Rund 1.000 AfD-Mitglieder und Anhänger fanden sich schließlich auf dem Bahnhofsvorplatz in Rostock ein, eine Zahl, die von der Polizei genannt und schließlich in etlichen Berichten landete. In der abschließenden Pressemitteilung ist dann jedoch die Rede von 1.800 Personen.

AfD genießt die Opferrolle

Auch über den Streckenverlauf wurde vorab heftig diskutiert.
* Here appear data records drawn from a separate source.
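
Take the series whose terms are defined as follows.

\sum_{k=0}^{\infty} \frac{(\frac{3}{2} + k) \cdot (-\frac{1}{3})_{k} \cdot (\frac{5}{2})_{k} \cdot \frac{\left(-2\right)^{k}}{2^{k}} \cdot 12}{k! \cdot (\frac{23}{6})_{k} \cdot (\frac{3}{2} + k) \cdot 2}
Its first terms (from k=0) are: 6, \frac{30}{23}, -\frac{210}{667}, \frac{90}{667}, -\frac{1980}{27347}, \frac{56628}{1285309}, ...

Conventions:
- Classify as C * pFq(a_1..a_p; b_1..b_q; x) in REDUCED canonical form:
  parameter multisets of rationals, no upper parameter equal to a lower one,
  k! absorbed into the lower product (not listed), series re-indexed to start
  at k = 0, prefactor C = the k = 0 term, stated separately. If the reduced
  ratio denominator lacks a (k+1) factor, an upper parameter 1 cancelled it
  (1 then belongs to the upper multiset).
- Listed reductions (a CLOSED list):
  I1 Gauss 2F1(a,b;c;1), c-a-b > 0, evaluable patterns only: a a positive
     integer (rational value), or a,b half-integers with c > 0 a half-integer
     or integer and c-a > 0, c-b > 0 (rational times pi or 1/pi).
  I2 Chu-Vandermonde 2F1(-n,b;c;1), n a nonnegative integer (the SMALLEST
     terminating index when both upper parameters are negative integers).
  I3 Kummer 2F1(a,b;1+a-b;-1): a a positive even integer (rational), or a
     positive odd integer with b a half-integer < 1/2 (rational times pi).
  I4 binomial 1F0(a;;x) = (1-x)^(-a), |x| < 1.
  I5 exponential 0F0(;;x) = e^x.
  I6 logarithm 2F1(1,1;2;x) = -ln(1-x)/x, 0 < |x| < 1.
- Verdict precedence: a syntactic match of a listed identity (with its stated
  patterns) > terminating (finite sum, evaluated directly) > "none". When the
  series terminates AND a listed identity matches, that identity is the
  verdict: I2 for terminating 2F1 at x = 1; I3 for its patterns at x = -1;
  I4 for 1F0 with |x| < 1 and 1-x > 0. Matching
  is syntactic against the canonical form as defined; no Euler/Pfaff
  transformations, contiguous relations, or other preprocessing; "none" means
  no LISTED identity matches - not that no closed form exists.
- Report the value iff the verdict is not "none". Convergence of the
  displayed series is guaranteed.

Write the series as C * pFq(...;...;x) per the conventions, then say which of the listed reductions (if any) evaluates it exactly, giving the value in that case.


First insight: x = -1 and the two k-th powers (C = 6) combine into one argument.
Step ratio: r(k) = -1 * (k-\frac{1}{3}) (k+\frac{5}{2}) / [(k+\frac{23}{6}) (k+1)] - rational in k, leading ratio -1; with t_0 = 6, classification follows.

With C = 6: the canonical form is 2F1(-\frac{1}{3}, \frac{5}{2}; \frac{23}{6}; -1). Verdict: none here - no I1-I6 shape fits x = -1 with lower {\frac{23}{6}}.


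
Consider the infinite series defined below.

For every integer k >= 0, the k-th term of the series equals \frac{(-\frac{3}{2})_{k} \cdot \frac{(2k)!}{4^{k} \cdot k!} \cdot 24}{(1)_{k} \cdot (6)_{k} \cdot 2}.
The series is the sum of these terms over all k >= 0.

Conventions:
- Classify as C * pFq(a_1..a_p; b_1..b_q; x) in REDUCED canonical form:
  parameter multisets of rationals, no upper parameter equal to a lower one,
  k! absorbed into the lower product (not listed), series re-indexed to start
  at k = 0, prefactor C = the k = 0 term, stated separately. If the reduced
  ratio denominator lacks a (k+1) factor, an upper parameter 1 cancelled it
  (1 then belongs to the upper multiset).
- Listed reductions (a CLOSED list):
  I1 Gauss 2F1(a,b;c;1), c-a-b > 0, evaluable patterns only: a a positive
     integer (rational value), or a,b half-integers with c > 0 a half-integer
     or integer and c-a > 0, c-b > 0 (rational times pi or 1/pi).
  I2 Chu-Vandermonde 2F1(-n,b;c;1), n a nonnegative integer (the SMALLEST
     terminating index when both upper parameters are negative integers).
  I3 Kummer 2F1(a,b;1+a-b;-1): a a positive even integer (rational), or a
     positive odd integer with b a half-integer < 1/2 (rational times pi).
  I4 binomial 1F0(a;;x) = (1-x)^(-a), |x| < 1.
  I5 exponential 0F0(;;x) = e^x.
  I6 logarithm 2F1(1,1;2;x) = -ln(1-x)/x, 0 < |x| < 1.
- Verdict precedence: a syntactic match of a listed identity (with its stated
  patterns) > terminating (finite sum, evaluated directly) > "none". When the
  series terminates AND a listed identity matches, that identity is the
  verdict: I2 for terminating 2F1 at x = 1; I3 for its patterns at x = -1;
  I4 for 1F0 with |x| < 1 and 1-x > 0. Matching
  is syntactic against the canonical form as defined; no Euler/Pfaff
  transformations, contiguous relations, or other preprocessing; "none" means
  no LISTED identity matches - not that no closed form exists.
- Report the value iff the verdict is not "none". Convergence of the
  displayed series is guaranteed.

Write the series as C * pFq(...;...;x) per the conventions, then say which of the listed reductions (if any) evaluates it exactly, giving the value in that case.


At argument 1: a 2F1 with upper {-\frac{3}{2}, \frac{1}{2}}, lower {6}, scaled by C = 12. Verdict: the half-integer Gauss pattern (I1) fires (x = 1; upper {-\frac{3}{2}, \frac{1}{2}} half-integers, c = 6 in the evaluable pattern). Hence: \frac{2097152}{63063} / \pi.

The tell: t_0 = 12 here, and the constant factors (C = 12, x = 1) combine into one prefactor.
Consecutive-term ratio: r(k) = 1 * (k-\frac{3}{2}) (k+\frac{1}{2}) / [(k+6) (k+1)] - rational in k. x = 1; t_0 = 12; negate the roots.


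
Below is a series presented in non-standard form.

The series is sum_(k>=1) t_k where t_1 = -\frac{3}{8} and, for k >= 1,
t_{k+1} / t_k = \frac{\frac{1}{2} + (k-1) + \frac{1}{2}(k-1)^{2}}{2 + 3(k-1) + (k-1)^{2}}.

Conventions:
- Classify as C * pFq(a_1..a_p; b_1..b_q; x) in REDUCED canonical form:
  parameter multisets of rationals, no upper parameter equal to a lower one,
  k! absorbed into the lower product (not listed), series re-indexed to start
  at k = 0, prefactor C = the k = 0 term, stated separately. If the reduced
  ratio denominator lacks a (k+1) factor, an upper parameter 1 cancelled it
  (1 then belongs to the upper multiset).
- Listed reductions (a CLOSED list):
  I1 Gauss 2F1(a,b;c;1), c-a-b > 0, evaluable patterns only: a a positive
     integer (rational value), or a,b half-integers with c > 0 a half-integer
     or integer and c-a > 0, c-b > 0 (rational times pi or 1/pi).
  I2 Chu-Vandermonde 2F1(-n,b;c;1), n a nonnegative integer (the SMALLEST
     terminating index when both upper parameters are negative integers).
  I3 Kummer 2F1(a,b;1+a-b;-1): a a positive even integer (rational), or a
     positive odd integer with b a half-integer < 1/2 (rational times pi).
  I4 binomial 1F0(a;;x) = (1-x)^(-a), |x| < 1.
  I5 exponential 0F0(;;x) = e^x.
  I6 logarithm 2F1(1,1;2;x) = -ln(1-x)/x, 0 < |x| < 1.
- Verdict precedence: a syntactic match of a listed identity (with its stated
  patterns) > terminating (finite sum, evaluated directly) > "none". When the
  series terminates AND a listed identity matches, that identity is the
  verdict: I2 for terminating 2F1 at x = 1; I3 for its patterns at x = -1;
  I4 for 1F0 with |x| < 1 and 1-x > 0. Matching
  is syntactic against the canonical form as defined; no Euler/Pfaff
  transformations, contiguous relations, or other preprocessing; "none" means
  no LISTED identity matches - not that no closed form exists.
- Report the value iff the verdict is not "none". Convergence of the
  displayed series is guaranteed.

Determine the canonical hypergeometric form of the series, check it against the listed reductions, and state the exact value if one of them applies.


Reduced: x = \frac{1}{2}, 2F1, upper = {1, 1}, lower = {2}, C = -\frac{3}{8}. Verdict (x = \frac{1}{2}): logarithm (I6) applies (the logarithm: parameters (1,1;2), x = \frac{1}{2}). Exact value: \frac{3}{4} \cdot \ln\left(\frac{1}{2}\right).

First insight: x = \frac{1}{2} and the expanded ratio factors over Q; C = -3/8, x = 1/2, roots give parameters.
Adjacent-term ratio: r(k) = \frac{1}{2} * (k+1) (k+1) / [(k+2) (k+1)] ; factor over Q: parameters, x = \frac{1}{2}, and C = -\frac{3}{8}.


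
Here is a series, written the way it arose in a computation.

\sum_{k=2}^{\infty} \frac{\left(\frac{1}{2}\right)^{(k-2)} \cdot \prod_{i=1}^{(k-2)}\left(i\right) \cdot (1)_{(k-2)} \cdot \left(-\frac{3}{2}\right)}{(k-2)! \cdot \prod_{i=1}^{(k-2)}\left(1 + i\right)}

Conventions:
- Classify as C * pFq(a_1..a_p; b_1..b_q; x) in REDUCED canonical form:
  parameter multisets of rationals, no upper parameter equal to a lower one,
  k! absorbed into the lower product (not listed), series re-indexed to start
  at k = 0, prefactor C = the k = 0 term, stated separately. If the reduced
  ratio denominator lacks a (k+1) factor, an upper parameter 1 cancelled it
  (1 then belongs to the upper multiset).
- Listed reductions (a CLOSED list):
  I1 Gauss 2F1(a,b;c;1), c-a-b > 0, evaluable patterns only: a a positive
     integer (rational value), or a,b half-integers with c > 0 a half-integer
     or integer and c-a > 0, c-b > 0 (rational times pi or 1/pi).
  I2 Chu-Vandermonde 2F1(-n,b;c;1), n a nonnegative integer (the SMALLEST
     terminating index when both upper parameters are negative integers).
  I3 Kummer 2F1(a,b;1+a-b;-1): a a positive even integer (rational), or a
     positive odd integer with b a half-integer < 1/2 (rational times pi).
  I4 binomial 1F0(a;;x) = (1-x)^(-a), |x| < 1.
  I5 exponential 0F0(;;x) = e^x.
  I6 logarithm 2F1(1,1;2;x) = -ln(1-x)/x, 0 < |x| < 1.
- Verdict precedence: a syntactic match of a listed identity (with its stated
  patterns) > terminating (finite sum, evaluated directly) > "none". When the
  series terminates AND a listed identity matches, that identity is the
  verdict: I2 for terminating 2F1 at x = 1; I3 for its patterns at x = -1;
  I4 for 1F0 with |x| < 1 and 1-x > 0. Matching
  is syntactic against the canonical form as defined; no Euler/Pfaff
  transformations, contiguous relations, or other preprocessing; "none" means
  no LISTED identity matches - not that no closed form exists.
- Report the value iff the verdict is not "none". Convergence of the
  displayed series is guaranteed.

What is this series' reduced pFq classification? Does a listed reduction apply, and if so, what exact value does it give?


x = \frac{1}{2} here; the reduced form reads 2F1, upper {1, 1}, lower {2}, C = -\frac{3}{2}. Verdict: this is the logarithmic series (I6) (the logarithm: parameters (1,1;2), x = \frac{1}{2}). Hence: 3 \cdot \ln\left(\frac{1}{2}\right).

First insight: with t_0 = -\frac{3}{2}, the lower running product (C = -3/2, x = 1/2) is a rising factorial.
Ratio: r(k) = \frac{1}{2} * (k+1) (k+1) / [(k+2) (k+1)] - rational in k, leading ratio \frac{1}{2}; with t_0 = -\frac{3}{2}, classification follows.


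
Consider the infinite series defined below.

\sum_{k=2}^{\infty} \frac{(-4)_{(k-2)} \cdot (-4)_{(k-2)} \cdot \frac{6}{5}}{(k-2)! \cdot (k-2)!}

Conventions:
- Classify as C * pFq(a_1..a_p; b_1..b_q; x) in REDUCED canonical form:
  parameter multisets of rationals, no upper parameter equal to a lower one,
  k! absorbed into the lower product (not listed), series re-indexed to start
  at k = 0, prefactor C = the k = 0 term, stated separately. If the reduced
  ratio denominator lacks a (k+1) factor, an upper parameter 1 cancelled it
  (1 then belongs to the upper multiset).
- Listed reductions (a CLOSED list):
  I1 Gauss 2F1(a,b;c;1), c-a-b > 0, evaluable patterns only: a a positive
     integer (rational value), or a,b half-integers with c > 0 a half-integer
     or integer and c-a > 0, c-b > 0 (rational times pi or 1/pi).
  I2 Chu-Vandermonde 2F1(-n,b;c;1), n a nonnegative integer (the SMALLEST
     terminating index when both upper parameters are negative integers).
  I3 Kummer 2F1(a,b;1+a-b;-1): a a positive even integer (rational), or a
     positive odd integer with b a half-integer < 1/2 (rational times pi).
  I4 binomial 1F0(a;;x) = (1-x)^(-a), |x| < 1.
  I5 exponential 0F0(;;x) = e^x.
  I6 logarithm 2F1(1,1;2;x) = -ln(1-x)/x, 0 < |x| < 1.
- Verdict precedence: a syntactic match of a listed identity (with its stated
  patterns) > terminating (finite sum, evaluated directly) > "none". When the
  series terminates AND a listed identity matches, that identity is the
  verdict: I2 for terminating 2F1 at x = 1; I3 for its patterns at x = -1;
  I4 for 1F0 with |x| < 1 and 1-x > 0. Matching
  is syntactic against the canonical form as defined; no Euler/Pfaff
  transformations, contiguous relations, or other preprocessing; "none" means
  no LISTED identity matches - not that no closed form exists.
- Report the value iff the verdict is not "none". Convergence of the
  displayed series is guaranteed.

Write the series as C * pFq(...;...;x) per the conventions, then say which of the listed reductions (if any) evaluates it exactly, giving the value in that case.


With C = \frac{6}{5}: the canonical form is 2F1(-4, -4; 1; 1). Verdict at x = 1: Vandermonde's identity (I2) matches (terminating 2F1 at x = 1 with n = 4, b = -4, c = 1). Its exact value is 84.

Structural cue: from the first term \frac{6}{5}: the denominator's factorial ratio (C = 6/5, x = 1) is a lower Pochhammer.
Step ratio: r(k) = 1 * (k-4) (k-4) / [(k+1) (k+1)] - poly over poly, x = 1 from leading terms; C = \frac{6}{5} at k = 0.


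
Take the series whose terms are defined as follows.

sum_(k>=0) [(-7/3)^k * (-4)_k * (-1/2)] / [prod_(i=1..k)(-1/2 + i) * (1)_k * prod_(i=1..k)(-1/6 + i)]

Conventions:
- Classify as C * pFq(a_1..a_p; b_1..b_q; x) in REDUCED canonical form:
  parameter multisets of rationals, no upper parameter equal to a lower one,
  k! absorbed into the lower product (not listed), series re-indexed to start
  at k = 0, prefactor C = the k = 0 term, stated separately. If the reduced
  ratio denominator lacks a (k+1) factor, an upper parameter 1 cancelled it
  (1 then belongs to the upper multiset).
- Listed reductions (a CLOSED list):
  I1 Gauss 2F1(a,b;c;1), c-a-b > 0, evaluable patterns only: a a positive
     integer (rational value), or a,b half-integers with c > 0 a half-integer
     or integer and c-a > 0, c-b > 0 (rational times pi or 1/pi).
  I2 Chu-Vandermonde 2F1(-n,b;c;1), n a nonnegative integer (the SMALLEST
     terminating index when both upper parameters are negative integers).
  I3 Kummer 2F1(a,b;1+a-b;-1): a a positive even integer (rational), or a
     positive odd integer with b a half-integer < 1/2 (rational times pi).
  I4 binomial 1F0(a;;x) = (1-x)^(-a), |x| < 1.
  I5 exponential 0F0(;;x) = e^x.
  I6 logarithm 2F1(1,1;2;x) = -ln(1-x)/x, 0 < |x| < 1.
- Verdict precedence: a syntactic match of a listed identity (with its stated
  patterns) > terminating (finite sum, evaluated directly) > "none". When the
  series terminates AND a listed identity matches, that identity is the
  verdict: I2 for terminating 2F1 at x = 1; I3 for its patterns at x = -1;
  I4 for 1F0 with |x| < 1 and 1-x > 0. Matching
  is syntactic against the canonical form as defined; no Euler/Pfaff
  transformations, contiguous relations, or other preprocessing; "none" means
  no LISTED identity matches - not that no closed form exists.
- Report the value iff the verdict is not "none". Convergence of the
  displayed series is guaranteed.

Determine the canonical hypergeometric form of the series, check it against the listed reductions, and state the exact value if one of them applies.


Structural cue: t_0 = -1/2 here, and (1)_k (C = -1/2) is k! itself.
Ratio: r(k) = (-7/3) * (k-4) / [(k+1/2) (k+5/6) (k+1)] - rational in k. x = (-7/3); t_0 = -1/2; negate the roots.

The series (x = -7/3) is 1F2: upper {-4}, lower {1/2, 5/6}, prefactor -1/2. Verdict: terminating. With -4 upstairs the series is a 5-term polynomial sum; evaluated term by term. Sum: -6283989/215050.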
So wollte sich die rechtspopulistische Partei anfangs auf dem Neuen Markt einfinden, symbolträchtig den Rücktritt Angela Merkels direkt vor dem Rathaus fordern und eine knapp zwei Kilometer lange Route durch die Innenstadt ablaufen. Am Ende reichte es nur für eine unattraktive rund 700 Meter lange Strecke am Bahnhof. Die AfD sprach von einem „Skandal“ und „roter Gewalt“ – wohlgemerkt, die Änderung basierte auf Empfehlungen der Polizei.

Das Bündnis „Rostock nazifrei“ hatte zuvor mit der Initiative „Rostock hilft“ unter dem Motto „Solidarität für Flüchtlinge“ eine Kundgebung abgehalten, der ehemalige Ausländerbeauftragte Wolfgang Richter warnte: „Aus Brandreden werden gebastelte Brandsätze, aus gebastelten Brandsätzen werden geworfene Brandsätze, aus geworfenen Brandsätzen werden brennende Häuser und in brennenden Häusern sind Menschen, die darin ums Leben kommen können.“ In der Marienkirche fand eine Andacht statt, rund 800 Personen schlossen sich den beiden Veranstaltungen an.